Hogwarts Reading Cave (Day 189/365)

Today I designed my Hogwarts reading cave.

This is like a cardboard “fort” for March 2, Read Across America Day, not coincidentally the birthday of Dr. Seuss. Mine is one of about ten such structures being designed and built by various classes at Newnan Crossing. On March 1, we’ll assemble our reading caves, and on March 2, classes will come to the media center and snuggle into the cave of their choice to read for a while.

It ought to be very cool. We did this before, a couple of years ago when I just plain forgot about Read Across America Day. Usually media centers schedule people to come read to classes. I get friends and theatre folk, plus cheerleaders and high school athletes. It’s a big deal, and it’s a lot of work, so when I realized that RAAD was one week away, I had to punt.

It was about as cheesy a ploy as you can imagine. Carol Ward and I turned tables on their sides, dragged stuff around, and covered all kinds of spaces with sheets and bulletin board paper. We borrowed lamps and extension cords from teachers. We put out a sign-up list, turned out the lights, and the kids had a fabulous time.

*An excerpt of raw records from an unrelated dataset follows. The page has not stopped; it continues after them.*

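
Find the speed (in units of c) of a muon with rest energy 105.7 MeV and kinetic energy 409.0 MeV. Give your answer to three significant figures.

K = (γ−1)mc², so γ = 1 + 409.0/105.7 = 4.8694.
Then v/c = √(1 − γ⁻²) = √(1 − 0.0421744) = √0.9578256 = 0.979.

0.979c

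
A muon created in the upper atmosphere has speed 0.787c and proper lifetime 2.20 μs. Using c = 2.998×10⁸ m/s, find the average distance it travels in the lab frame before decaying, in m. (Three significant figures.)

841 m

Lorentz factor: γ = (1 − 0.619369)^(−1/2) = 1.6209.
Lab-frame lifetime: Δt = γτ = 1.6209 × 2.20 μs = 3.566 μs.
Distance: d = vΔt = 0.787 × 2.998×10⁸ m/s × 3.5660×10^-6 s = 841 m.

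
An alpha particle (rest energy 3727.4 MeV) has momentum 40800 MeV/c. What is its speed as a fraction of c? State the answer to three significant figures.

pc/(mc²) = 40800/3727.4 = 10.946 = βγ = β/√(1−β²).
So β² = x²/(1 + x²) with x = 10.946: x² = 119.815, β² = 119.815/120.815 = 0.991723, β = 0.996.

0.996c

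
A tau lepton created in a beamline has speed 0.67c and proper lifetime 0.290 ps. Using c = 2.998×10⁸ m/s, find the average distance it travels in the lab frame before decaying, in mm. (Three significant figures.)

0.0785 mm

Lorentz factor: γ = (1 − 0.4489)^(−1/2) = 1.3471.
Lab-frame lifetime: Δt = γτ = 1.3471 × 0.290 ps = 0.39066 ps.
Distance: d = vΔt = 0.67 × 2.998×10⁸ m/s × 3.9066×10^-13 s = 7.85×10^-5 m = 0.0785 mm.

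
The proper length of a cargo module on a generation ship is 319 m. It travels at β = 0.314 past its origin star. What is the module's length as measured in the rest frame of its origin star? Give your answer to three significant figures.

β² = 0.098596, so γ = 1/√0.901404 = 1.0533.
Length contraction: L = L₀/γ = 319/1.0533 = 303 m.

303 m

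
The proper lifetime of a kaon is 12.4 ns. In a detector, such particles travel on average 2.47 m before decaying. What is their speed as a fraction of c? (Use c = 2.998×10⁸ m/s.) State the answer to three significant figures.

Let x = d/(cτ) = 2.470 m / (2.998×10⁸ m/s × 1.240×10^-8 s) = 0.66442. Since d = βγcτ, x = βγ = β/√(1−β²).
Solving: β² = x²/(1+x²) = 0.441454/1.441454 = 0.306256, so β = 0.553.

0.553c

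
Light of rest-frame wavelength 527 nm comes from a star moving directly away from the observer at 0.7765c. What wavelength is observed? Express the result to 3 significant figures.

1490 nm

Relativistic Doppler for wavelength: λ_obs = λ_src · √((1+β)/(1−β)).
With β = 0.7765: factor = √(1.7765/0.2235) = 2.8193.
λ_obs = 527 × 2.8193 = 1490 nm.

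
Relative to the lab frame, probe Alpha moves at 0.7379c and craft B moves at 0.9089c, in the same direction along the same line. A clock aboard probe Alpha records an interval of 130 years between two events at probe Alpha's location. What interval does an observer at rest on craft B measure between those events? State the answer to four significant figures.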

The prototype of the idea comes from A Pattern Language, by Christopher Alexander et al., which is a 70s kind of grammar in urban/living space. It moves from “small towns separated by green space” (…oh well…) to “well-defined neighborhood areas” to ideas for rooms in individual houses. One of these ideas is “Child Caves,” because children like to have places they can hide from everyone.

So it doesn’t matter that what we provided last time was just bulletin board paper taped over overturned tables. It was a “secret place,” and the kids snuggled in just fine.

This time, of course, we’re using cardboard rivets and getting fancy. I’m putting two tables at opposite ends of an aisle and surrounding them with cardboard. Outside, it will have some semblance of Hogwarts drawn/painted onto it. Inside, there will be four “rooms”: the entrance hall and the Slytherin commons room beneath the tables, and the Dining Hall and the Gryffindor commons room on top of the tables.

I’ll collect the cardboard over winter break, and maybe get it drawn out and painted as well. If not, then I can always con the members of the 100 Book Club into helping out in some kind of “special meeting” that week.